The taller of the two men sneered at the sign as they entered the gate, “If you lived here, you’d be complaining about the noise. Builders crashing and banging all bloody day.”
“If I lived here I’d wonder why there’s no fuckin’ walls” muttered the shorter. The bag he carried was heavy, he wanted to be done with this. Still, it could be worse. He could have had to carry the whole thing.
“You’d think there’d be some security at night” ruminated the tall one looking around suspiciously. His partner just looked at him, his face blank. He couldn’t be bothered to have the conversation. Their boss owned the site. From a certain point of view, their boss owned the town. It wasn’t exactly an Einsteinian leap to figure out that the lack of security on the night of their visit was by arrangement. But the short man was used to being the brains of the operation, and had learned a long time ago when it was worth bringing his partner up to speed, and when it was better to let things lay.
“What I really don’t understand is why we’re only hiding the one piece. Surely it would make more sense to be disposing of the whole thing?”
This time he answered before he could stop himself, frustrated. “We’re not fuckin’ hiding it, are we? The whole point is it’s going to be found. We’re delivering a message.” He cursed himself. The tall man’s face was covered in confusion now, and he knew he was going to have to explain the whole thing. “Look, it’s simple. Mister Cartwright owns this site, right? Do you think he’s stupid enough to be building luxury flats here, now, in this economy? Of course he fuckin’ isn’t. It’s a cover. An excuse to get the Mullens in.” He inspected his friend’s face for signs of enlightenment. None were forthcoming. He sighed, a deep, heavy sigh, and continued. “The Mullens are very good at moving things, okay? That’s what they do. Building sites all up and down the country, and all across Europe. Trucks going back and forth all the time. Blokes and equipment moving about constantly. Mister Cartwright has done a lot of business with the Mullens over the years.” Still no glimmer of understanding. “So let’s just say that business relationship has soured somewhat.”

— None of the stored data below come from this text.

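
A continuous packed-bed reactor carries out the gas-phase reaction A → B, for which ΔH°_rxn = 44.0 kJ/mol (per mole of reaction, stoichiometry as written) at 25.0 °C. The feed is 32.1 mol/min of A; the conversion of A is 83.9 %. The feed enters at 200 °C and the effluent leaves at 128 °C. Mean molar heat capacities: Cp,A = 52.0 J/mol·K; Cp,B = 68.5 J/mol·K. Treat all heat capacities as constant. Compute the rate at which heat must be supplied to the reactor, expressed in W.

Q_in = 18500 W

Extent of reaction ξ = 0.839 × 32.1 = 26.932 mol/min
Reaction term: ξ·ΔH°_rxn = 26.932 × 44.0 = 1185 kJ/min
Sensible, feed 200→25 °C: -292.11 kJ/min
Outlet flows (mol/min): A 5.1681, B 26.932
Sensible, products 25→128 °C: 217.7 kJ/min
Q = ΔH = 1110.6 kJ/min = 18.51 kW
Heat supplied = 18510 W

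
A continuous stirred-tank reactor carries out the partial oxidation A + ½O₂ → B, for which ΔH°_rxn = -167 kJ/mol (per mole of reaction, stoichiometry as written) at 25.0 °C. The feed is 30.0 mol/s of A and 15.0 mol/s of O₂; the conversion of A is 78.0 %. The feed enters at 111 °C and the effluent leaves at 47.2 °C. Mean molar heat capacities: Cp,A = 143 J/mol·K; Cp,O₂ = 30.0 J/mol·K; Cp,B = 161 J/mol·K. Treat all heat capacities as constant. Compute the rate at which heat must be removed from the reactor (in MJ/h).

Extent of reaction ξ = 0.780 × 30.0 = 23.4 mol/s
Reaction term: ξ·ΔH°_rxn = 23.4 × -167 = -3907.8 kJ/s
Sensible, feed 111→25 °C: -407.64 kJ/s
Outlet flows (mol/s): A 6.6, O₂ 3.3, B 23.4
Sensible, products 25→47.2 °C: 106.79 kJ/s
Q = ΔH = -4208.7 kJ/s = -4208.7 kW
Heat removed = 15151 MJ/h

Q_out = 15200 MJ/h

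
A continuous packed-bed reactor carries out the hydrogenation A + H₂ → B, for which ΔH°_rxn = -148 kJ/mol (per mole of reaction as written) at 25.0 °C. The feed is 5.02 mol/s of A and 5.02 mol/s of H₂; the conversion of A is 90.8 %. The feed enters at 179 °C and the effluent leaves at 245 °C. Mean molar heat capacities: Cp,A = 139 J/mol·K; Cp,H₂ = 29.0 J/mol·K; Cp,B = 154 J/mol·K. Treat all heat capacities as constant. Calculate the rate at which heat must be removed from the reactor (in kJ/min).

Q_out = 38000 kJ/min

Extent of reaction ξ = 0.908 × 5.02 = 4.5582 mol/s
Reaction term: ξ·ΔH°_rxn = 4.5582 × -148 = -674.61 kJ/s
Sensible, feed 179→25 °C: -129.88 kJ/s
Outlet flows (mol/s): A 0.46184, H₂ 0.46184, B 4.5582
Sensible, products 25→245 °C: 171.5 kJ/s
Q = ΔH = -632.99 kJ/s = -632.99 kW
Heat removed = 37979 kJ/min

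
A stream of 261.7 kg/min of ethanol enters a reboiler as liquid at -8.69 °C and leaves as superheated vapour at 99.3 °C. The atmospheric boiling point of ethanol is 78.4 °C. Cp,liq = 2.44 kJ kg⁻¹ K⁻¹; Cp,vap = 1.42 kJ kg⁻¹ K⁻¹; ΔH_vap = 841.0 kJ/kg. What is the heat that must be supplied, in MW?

Q = 4.72 MW

liquid -8.69→78.4 °C: 212.5 kJ/kg
vaporisation at 78.4 °C: 841 kJ/kg
vapour 78.4→99.3 °C: 29.678 kJ/kg
Δh = 212.5 + 841 + 29.678 = 1083.2 kJ/kg
Q = ṁ·Δh = 261.7 kg/min × 1083.2 kJ/kg = 283470 kJ/min
|Q| = 4724.5 kW = 4.7245 MW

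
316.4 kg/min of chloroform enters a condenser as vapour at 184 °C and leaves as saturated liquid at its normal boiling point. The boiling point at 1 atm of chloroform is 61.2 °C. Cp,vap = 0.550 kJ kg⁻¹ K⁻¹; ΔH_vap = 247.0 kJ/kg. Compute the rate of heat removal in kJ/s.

Q_c = 1660 kJ/s

vapour 184→61.2 °C: -67.54 kJ/kg
condensation at 61.2 °C: -247 kJ/kg
Δh = -67.54 + -247 = -314.54 kJ/kg
Q = ṁ·Δh = 316.4 kg/min × -314.54 kJ/kg = -99520 kJ/min
|Q| = 1658.7 kW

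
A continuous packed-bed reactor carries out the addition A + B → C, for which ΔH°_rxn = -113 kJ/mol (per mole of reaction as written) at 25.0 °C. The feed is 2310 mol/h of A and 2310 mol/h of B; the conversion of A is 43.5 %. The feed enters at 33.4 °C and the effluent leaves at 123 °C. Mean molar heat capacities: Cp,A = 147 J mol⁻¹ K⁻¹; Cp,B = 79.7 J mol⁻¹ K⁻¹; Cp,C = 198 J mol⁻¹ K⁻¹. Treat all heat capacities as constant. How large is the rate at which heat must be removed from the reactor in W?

Q_out = 19300 W

Extent of reaction ξ = 0.435 × 2310 = 1004.9 mol/h
Reaction term: ξ·ΔH°_rxn = 1004.9 × -113 = -113550 kJ/h
Sensible, feed 33.4→25 °C: -4398.9 kJ/h
Outlet flows (mol/h): A 1305.2, B 1305.2, C 1004.9
Sensible, products 25→123 °C: 48494 kJ/h
Q = ΔH = -69453 kJ/h = -19.292 kW
Heat removed = 19292 W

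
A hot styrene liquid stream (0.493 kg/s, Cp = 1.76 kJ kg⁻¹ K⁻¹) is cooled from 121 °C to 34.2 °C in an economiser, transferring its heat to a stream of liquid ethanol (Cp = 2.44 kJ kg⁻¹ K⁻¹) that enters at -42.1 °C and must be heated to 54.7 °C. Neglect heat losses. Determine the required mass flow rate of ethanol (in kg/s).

ṁ_c = 0.319 kg/s

Heat released by hot stream: Q = 0.493 × 1.76 × (121 − 34.2) = 75.315 kJ/s
Energy balance on cold side (adiabatic exchanger): Q = ṁ_c·Cp_c·(T_c,out − T_c,in)
ṁ_c = 75.315 / [2.44 × (54.7 − -42.1)] = 0.31887 kg/s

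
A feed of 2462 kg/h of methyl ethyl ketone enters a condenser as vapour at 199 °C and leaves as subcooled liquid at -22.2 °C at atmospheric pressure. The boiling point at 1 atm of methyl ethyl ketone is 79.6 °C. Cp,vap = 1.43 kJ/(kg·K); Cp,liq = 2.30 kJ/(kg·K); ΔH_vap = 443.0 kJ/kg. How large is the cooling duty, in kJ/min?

Q_c = 34800 kJ/min

vapour 199→79.6 °C: -170.74 kJ/kg
condensation at 79.6 °C: -443 kJ/kg
liquid 79.6→-22.2 °C: -234.14 kJ/kg
Δh = -170.74 + -443 + -234.14 = -847.88 kJ/kg
Q = ṁ·Δh = 2462 kg/h × -847.88 kJ/kg = -2.0875e+06 kJ/h
|Q| = 579.86 kW = 34791 kJ/min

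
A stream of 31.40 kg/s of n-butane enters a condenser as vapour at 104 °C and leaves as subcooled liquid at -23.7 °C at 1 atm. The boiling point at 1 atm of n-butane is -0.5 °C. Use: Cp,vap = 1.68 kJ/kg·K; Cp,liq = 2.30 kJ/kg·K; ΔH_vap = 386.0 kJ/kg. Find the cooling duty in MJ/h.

vapour 104→-0.5 °C: -175.56 kJ/kg
condensation at -0.5 °C: -386 kJ/kg
liquid -0.5→-23.7 °C: -53.36 kJ/kg
Δh = -175.56 + -386 + -53.36 = -614.92 kJ/kg
Q = ṁ·Δh = 31.40 kg/s × -614.92 kJ/kg = -19308 kJ/s
|Q| = 19308 kW = 69511 MJ/h

Q_c = 69500 MJ/h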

He turned, scanning the area for a good spot. There was a little shed in the corner, presumably the foreman’s cabin. He strode over to it, his taller companion trailing behind him, befuddled. “Hold this a minute” he said, handing him the heavy bag, before going to work on the padlock on the shed door.

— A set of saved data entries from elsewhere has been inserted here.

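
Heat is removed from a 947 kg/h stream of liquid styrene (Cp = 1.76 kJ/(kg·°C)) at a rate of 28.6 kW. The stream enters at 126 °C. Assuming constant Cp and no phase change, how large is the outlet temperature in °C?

Q = 28.6 kW = 102960 kJ/h
ΔT = Q/(ṁ·Cp) = 102960/(947×1.76) = 61.774 K
T_out = 126 − 61.774 = 64.226 °C

T_out = 64.2 °C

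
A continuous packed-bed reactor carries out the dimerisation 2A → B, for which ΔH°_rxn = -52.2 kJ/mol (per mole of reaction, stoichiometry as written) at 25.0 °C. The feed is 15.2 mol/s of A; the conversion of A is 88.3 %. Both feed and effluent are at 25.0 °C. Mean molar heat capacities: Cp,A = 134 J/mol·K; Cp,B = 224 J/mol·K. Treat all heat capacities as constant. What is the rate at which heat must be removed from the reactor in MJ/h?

Extent of reaction ξ = 0.883 × 15.2 / 2 = 6.7108 mol/s
Reaction term: ξ·ΔH°_rxn = 6.7108 × -52.2 = -350.3 kJ/s
Q = ΔH = -350.3 kJ/s = -350.3 kW
Heat removed = 1261.1 MJ/h

Q_out = 1260 MJ/h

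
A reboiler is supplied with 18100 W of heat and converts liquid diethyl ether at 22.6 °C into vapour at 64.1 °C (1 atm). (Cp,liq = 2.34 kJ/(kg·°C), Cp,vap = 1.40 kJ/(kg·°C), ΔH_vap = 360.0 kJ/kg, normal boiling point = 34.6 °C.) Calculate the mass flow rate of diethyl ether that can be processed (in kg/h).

ṁ = 152 kg/h

Δh = 2.34×(34.6−22.6) + 360.0 + 1.40×(64.1−34.6) = 429.38 kJ/kg
Q = 18100 W = 18.1 kJ/s = 65160 kJ/h
ṁ = Q/Δh = 65160 / 429.38 = 151.75 kg/h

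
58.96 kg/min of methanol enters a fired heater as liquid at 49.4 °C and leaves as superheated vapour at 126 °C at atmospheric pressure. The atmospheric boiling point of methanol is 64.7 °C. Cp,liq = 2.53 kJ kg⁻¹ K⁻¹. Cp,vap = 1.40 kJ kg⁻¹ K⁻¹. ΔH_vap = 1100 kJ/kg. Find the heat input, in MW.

Q = 1.20 MW

liquid 49.4→64.7 °C: 38.709 kJ/kg
vaporisation at 64.7 °C: 1100 kJ/kg
vapour 64.7→126 °C: 85.82 kJ/kg
Δh = 38.709 + 1100 + 85.82 = 1224.5 kJ/kg
Q = ṁ·Δh = 58.96 kg/min × 1224.5 kJ/kg = 72198 kJ/min
|Q| = 1203.3 kW = 1.2033 MW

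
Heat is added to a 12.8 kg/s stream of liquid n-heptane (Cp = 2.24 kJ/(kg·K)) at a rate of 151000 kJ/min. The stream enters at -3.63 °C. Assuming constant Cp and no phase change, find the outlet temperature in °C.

Q = 151000 kJ/min = 2516.7 kJ/s
ΔT = Q/(ṁ·Cp) = 2516.7/(12.8×2.24) = 87.774 K
T_out = -3.63 + 87.774 = 84.144 °C

T_out = 84.1 °C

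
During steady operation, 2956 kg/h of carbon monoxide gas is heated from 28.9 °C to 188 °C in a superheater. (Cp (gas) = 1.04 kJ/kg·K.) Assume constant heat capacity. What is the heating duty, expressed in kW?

Q = 136 kW

Q = ṁ·Cp·ΔT = 2956 × 1.04 × (188 − 28.9) = 489110 kJ/h
Converting: 489110 / 3600 s = 135.86 kW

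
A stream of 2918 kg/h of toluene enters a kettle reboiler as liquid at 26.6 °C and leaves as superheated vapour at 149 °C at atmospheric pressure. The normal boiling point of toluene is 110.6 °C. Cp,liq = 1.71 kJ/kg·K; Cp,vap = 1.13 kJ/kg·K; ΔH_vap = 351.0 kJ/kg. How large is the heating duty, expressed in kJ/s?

liquid 26.6→110.6 °C: 143.64 kJ/kg
vaporisation at 110.6 °C: 351 kJ/kg
vapour 110.6→149 °C: 43.392 kJ/kg
Δh = 143.64 + 351 + 43.392 = 538.03 kJ/kg
Q = ṁ·Δh = 2918 kg/h × 538.03 kJ/kg = 1.57e+06 kJ/h
|Q| = 436.1 kW

Q = 436 kJ/s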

“Now, I don’t know what the exact issue is, but Mister Cartwright has recently lost his professional respect for the Mullens. If I were to speculate, I would guess that it’s a financial disagreement of some kind, though it could be territorial. Either way, it’s my understanding that this particular building job was arranged purely to get old man Mullen’s favourite son, big Sean, to come to town for a little chat with Mister Cartwright. That little chat happened earlier this evening.” They were standing in the cabin now. He gestured for the bag.
“How did it go?” asked the taller man, handing it over.
“The chat? Tell you what, why don’t you ask big Sean yourself?” said the shorter man, taking the head from the bag, holding it by the hair, and thumping it down, unceremoniously, onto the foreman’s desk.
“Oh. OH.” Said the taller man.
“Right, let’s get off then,” said the shorter man. “The King’s Arms should still be open, let’s grab a pint”.